Arcelia Gallardo: To the Edge of the World With Chocolate

arcelia-chocolate-articleEditors Note: LAM Network member Arcelia Gallardo — owner of Latina Desserts — recently visited Central America to spread her knowledge of cacao and chocolate. LAM Editorial Intern Gaby Arvizu helped document her journey.

About eight hours north of Guatemala City there is a village in the Alta Verapaz region named Salacuim. You can’t find it on a map. The women wear traditional Maya skirts, loose colorful blouses, speak little Spanish — mostly Q’eqchi’ — and drink cacao every day. I found this village through a lineage of chocolate contacts and am spending a week teaching Maya women to make chocolate.

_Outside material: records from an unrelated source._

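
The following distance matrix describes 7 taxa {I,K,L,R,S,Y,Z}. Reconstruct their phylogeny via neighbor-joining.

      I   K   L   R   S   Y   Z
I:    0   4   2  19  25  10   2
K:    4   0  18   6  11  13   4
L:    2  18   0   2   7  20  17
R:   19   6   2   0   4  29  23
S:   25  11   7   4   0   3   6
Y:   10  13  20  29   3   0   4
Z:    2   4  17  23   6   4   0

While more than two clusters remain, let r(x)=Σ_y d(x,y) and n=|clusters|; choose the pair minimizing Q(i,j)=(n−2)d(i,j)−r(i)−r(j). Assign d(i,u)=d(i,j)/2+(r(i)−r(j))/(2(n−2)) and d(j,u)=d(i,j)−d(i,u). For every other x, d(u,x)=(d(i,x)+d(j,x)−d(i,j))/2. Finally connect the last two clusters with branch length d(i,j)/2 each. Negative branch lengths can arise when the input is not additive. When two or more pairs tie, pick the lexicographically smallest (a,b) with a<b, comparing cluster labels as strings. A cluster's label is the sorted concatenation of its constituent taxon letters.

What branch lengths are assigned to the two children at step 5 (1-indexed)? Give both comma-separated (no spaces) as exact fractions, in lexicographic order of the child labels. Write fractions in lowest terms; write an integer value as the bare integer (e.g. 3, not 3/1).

step 1: merge (L,R) at d=2, Q=-139; branch lengths L→-7/10, R→27/10; new cluster LR
  updated: d(I,LR)=19/2, d(K,LR)=11, d(LR,S)=9/2, d(LR,Y)=47/2, d(LR,Z)=19
step 2: merge (LR,S) at d=9/2, Q=-99; branch lengths LR→9/2, S→0; new cluster LRS
  updated: d(I,LRS)=15, d(K,LRS)=35/4, d(LRS,Y)=11, d(LRS,Z)=41/4
step 3: merge (LRS,Y) at d=11, Q=-50; branch lengths LRS→20/3, Y→13/3; new cluster LRSY
  updated: d(I,LRSY)=7, d(K,LRSY)=43/8, d(LRSY,Z)=13/8
step 4: merge (I,K) at d=4, Q=-147/8; branch lengths I→61/32, K→67/32; new cluster IK
  updated: d(IK,LRSY)=67/16, d(IK,Z)=1
step 5: merge (IK,LRSY) at d=67/16, Q=-109/16; branch lengths IK→57/32, LRSY→77/32; new cluster IKLRSY
  updated: d(IKLRSY,Z)=-25/32
step 6: merge (IKLRSY,Z) at d=-25/32; branch lengths IKLRSY→-25/64, Z→-25/64; new cluster IKLRSYZ
final tree: (((I:61/32,K:67/32):57/32,(((L:-7/10,R:27/10):9/2,S:0):20/3,Y:13/3):77/32):-25/64,Z:-25/64)
total length: 797/32

57/32,77/32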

The idea seems absurd considering that the Maya have a few thousand years of history in cacao production and consumption. Although the Maya are not new to cacao, they are new to chocolate. Chocolate as we know it is about 200 years old and it is rare to find a cacao grower who has tasted chocolate or understands the process of making chocolate.

The main woman, Mercedes, a 40-something year old with a third grade education, mother of four and busy home keeper, is chosen as my translator. Like most homes in this village, the main room is an open kitchen with a clay stove, dirt floor and thatched roof. Three times a day she hand makes tortillas, prepares meals for her family and boils corn to have the masa ready for the next day. She hand washes all the clothes, feeds the turkeys and chickens, harvests what is ripe from her garden, goes to the well for water and three times a day prepares some type of cacao drink. She explains that the frothing of the cacao drink is important. The ancestors believed that the oxygen that gets trapped in the bubbles has the power to rejuvenate you.

Since it took me four hours to arrive to Salacuim from the nearest “big” town, I knew that all ingredients for this chocolate had to be accessible from their own backyards. I looked around their gardens and found peanuts, ginger, cardamom, cinnamon, coconut, oranges, mint and vanilla. What a paradise. I taught them how to roast, crack, grind and mix. After four hours of work we end up with a very rustic, strong, bitter chocolate.  We sat around the table to taste our creations and they talked for hours in Q’eqchi while pointing and tasting. From the little I understood they were talking about their favorite — cardamom. They also were talking price points and packaging.

They were eager to move forward with their new products. They asked me if I would return in a year to see their progress and to teach them new things. I get flashes of the multiple hot bus rides it took to get here, the spiders and roaches I see nightly running across my bed, the unpleasant outhouses and the horse fly and mosquito attacks. I answered, “Of course, I would love to see your progress and teach you other things. I will return within a year.”